OREANDA-NEWS. S&P Global Ratings today said it assigned its 'BBB+' long-term issuer credit rating to CBOE Holdings, Inc. The outlook is stable.

"The rating on CBOE reflects our view of its leading position among equity options exchange operators in the U. S.," said S&P Global Ratings credit analyst Daniel Koelsch. The rating also reflects the group's scalable technology platform, its capacity to generate strong cash flow from operations, and its strong financial risk profile (CBOE has no debt). As is usual for nonoperating holding companies (NOHCs), we rate CBOE one notch below the 'a-' group credit profile (GCP).

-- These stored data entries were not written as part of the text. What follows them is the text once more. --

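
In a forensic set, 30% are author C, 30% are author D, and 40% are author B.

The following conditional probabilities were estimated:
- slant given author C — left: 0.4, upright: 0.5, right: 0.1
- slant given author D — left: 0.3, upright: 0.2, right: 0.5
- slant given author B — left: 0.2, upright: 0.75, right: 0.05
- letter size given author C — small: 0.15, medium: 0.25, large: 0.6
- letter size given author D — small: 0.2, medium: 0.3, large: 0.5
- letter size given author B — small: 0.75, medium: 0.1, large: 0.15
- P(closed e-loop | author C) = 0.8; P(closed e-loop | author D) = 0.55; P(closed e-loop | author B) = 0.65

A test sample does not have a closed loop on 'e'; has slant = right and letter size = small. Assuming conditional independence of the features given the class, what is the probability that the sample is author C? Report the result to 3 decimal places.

0.046

author C: 0.3 × 0.1 × 0.15 × (1−0.8) = 0.0009
author D: 0.3 × 0.5 × 0.2 × (1−0.55) = 0.0135
author B: 0.4 × 0.05 × 0.75 × (1−0.65) = 0.00525
P(author C | x) = 0.0009 / 0.01965 ≈ 0.046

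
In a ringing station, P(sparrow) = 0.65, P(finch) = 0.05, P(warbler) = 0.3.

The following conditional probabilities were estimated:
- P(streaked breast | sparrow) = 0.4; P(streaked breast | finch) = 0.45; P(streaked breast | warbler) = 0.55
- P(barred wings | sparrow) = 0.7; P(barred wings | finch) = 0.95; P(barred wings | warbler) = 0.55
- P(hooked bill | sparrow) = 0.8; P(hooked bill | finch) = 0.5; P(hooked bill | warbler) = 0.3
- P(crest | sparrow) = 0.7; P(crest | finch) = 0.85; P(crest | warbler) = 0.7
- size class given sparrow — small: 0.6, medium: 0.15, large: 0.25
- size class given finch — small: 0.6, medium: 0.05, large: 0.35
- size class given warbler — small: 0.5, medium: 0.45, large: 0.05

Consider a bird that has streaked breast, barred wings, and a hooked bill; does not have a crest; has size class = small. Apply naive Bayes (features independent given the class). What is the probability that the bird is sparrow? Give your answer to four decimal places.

sparrow: 0.65 × 0.4 × 0.7 × 0.8 × (1−0.7) × 0.6 = 0.026208
finch: 0.05 × 0.45 × 0.95 × 0.5 × (1−0.85) × 0.6 = 0.000961875
warbler: 0.3 × 0.55 × 0.55 × 0.3 × (1−0.7) × 0.5 = 0.00408375
P(sparrow | x) = 0.026208 / 0.031253625 ≈ 0.8386

0.8386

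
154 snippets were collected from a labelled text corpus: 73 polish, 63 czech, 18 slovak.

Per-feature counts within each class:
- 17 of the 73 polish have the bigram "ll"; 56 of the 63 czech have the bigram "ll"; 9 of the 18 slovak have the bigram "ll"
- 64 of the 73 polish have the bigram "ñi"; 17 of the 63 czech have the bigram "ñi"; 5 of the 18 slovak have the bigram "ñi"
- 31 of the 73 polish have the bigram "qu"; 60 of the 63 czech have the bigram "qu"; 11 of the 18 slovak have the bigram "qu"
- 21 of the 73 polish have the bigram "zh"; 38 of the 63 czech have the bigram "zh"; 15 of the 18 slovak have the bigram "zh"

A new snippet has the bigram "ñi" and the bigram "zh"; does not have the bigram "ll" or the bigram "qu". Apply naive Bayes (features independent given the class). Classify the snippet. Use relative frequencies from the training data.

polish

polish: (73/154) × (56/73) × (64/73) × (42/73) × (21/73) ≈ 0.0527652
czech: (63/154) × (7/63) × (17/63) × (3/63) × (38/63) ≈ 0.000352297
slovak: (18/154) × (9/18) × (5/18) × (7/18) × (15/18) ≈ 0.00526094
Highest score → polish.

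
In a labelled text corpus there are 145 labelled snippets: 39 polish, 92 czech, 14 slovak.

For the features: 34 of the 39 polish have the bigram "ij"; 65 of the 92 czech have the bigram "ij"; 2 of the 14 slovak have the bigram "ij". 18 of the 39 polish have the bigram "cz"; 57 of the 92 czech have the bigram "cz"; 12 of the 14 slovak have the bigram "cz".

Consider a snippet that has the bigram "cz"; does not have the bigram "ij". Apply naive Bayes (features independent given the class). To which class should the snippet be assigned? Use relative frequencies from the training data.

polish: (39/145) × (5/39) × (18/39) ≈ 0.0159151
czech: (92/145) × (27/92) × (57/92) ≈ 0.115367
slovak: (14/145) × (12/14) × (12/14) ≈ 0.070936
Highest score → czech.

czech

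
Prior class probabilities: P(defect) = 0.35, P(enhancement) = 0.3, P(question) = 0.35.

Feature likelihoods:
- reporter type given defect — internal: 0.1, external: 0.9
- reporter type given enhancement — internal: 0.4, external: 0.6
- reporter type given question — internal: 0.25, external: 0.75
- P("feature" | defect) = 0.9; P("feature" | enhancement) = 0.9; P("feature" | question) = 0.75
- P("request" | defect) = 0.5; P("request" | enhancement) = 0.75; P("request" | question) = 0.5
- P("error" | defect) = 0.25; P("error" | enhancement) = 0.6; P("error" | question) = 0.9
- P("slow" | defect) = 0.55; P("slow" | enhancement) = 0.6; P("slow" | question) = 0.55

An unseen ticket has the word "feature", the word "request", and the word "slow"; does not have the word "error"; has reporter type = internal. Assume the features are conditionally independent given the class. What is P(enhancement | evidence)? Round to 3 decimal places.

defect: 0.35 × 0.1 × 0.9 × 0.5 × (1−0.25) × 0.55 = 0.006496875
enhancement: 0.3 × 0.4 × 0.9 × 0.75 × (1−0.6) × 0.6 = 0.01944
question: 0.35 × 0.25 × 0.75 × 0.5 × (1−0.9) × 0.55 = 0.0018046875
P(enhancement | x) = 0.01944 / 0.0277415625 ≈ 0.701

0.701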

CBOE's business risk profile benefits from a very strong market position in two flagship products: the VIX (options and futures; the VIX is a CBOE proprietary index) and SPX (options on the S&P500 Index, for which CBOE has exclusivity rights). CBOE's exchanges also offer options on other equity indices and single stocks, but generally face stiff competition in these other products. Overall, the group commands a 98.5% market share in U. S. index options (June 30, 2016) and an overall 27% market share in U. S. options trading. However, it lacks the product and geographic diversification of some of its international peers such as NASDAQ Inc. or Intercontinental Exchange. We also view the concentration and dependence on the two flagship products as a relative weakness for the rating, with revenues potentially affected in a prolonged period of low market volatility.

We view the proposed acquisition of Bats Global Markets Inc. as a positive factor for the CBOE group's business risk profile because it would significantly add to CBOE's scale and diversification, with no major overlap apart from single-stock U. S. options.

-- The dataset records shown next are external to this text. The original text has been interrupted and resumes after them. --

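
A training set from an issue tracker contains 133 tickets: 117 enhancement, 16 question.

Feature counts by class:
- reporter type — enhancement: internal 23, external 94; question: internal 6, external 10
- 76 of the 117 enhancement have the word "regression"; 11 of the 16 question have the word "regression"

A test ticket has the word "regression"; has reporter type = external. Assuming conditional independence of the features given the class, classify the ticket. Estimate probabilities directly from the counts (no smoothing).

enhancement

enhancement: (117/133) × (94/117) × (76/117) ≈ 0.459096
question: (16/133) × (10/16) × (11/16) ≈ 0.0516917
Highest score → enhancement.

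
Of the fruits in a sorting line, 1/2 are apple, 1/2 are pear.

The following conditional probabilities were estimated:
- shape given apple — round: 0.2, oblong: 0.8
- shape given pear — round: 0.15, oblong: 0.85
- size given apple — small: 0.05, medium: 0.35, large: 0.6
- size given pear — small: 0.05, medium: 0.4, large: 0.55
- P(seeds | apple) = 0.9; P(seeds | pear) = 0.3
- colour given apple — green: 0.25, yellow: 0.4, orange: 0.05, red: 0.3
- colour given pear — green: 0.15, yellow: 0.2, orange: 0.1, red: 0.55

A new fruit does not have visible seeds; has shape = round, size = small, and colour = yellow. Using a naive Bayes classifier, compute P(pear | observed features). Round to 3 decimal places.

0.724

apple: 0.5 × 0.2 × 0.05 × (1−0.9) × 0.4 = 0.0002
pear: 0.5 × 0.15 × 0.05 × (1−0.3) × 0.2 = 0.000525
P(pear | x) = 0.000525 / 0.000725 ≈ 0.724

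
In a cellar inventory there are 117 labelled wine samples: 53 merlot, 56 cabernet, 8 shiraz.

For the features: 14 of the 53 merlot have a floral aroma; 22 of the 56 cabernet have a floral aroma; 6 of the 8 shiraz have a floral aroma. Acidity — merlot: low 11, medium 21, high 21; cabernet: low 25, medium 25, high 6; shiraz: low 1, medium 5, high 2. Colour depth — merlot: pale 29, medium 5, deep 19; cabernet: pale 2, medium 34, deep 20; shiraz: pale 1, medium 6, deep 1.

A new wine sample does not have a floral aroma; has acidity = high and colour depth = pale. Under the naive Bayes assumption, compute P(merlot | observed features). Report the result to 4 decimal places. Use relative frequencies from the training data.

merlot: (53/117) × (39/53) × (21/53) × (29/53) ≈ 0.0722677
cabernet: (56/117) × (34/56) × (6/56) × (2/56) ≈ 0.00111198
shiraz: (8/117) × (2/8) × (2/8) × (1/8) ≈ 0.000534188
P(merlot | x) = 0.0722677 / 0.073913868 ≈ 0.9777

0.9777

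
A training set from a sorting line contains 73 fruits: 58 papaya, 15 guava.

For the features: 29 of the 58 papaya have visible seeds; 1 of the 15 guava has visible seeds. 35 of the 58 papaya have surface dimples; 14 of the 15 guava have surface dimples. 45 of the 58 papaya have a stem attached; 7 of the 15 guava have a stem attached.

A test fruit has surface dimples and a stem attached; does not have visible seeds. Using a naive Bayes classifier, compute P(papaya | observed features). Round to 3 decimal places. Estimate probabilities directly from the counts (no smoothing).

papaya: (58/73) × (29/58) × (35/58) × (45/58) ≈ 0.185994
guava: (15/73) × (14/15) × (14/15) × (7/15) ≈ 0.0835312
P(papaya | x) = 0.185994 / 0.2695252 ≈ 0.690

0.690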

CBOE has a minimal financial risk profile (FRP) because it has no debt, but plans to issue $1.65 billion of debt to fund the cash portion of the acquisition and to repay Bats' outstanding term loan. This would cause leverage to jump, with pro forma debt-to-EBITDA peaking at 2.3x and funds from operations (FFO) to debt dropping below 30%.

The stable outlook reflects our expectation that CBOE's creditworthiness would not deteriorate if the Bats acquisition materializes on the announced terms. We anticipate that the associated weakening of the financial risk profile would be fully offset by a stronger business risk profile, from an asset class and geographic diversification perspective.

We could downgrade CBOE if its leverage metrics were to significantly weaken beyond our expectations--for example, if the company added more debt than expected or failed to deleverage as fast as we anticipate. This would be the case, in particular, if, due to increased leverage or weaker operating performance, the ratio of FFO to debt were to remain below 35%.

An upgrade in the next two years is a remote possibility, particularly if CBOE does not complete the Bats transaction. If the acquisition is completed, an upgrade would rest on CBOE's ability to integrate Bats smoothly into its culture and management and governance without any key departures, while maintaining its commitment to reducing leverage.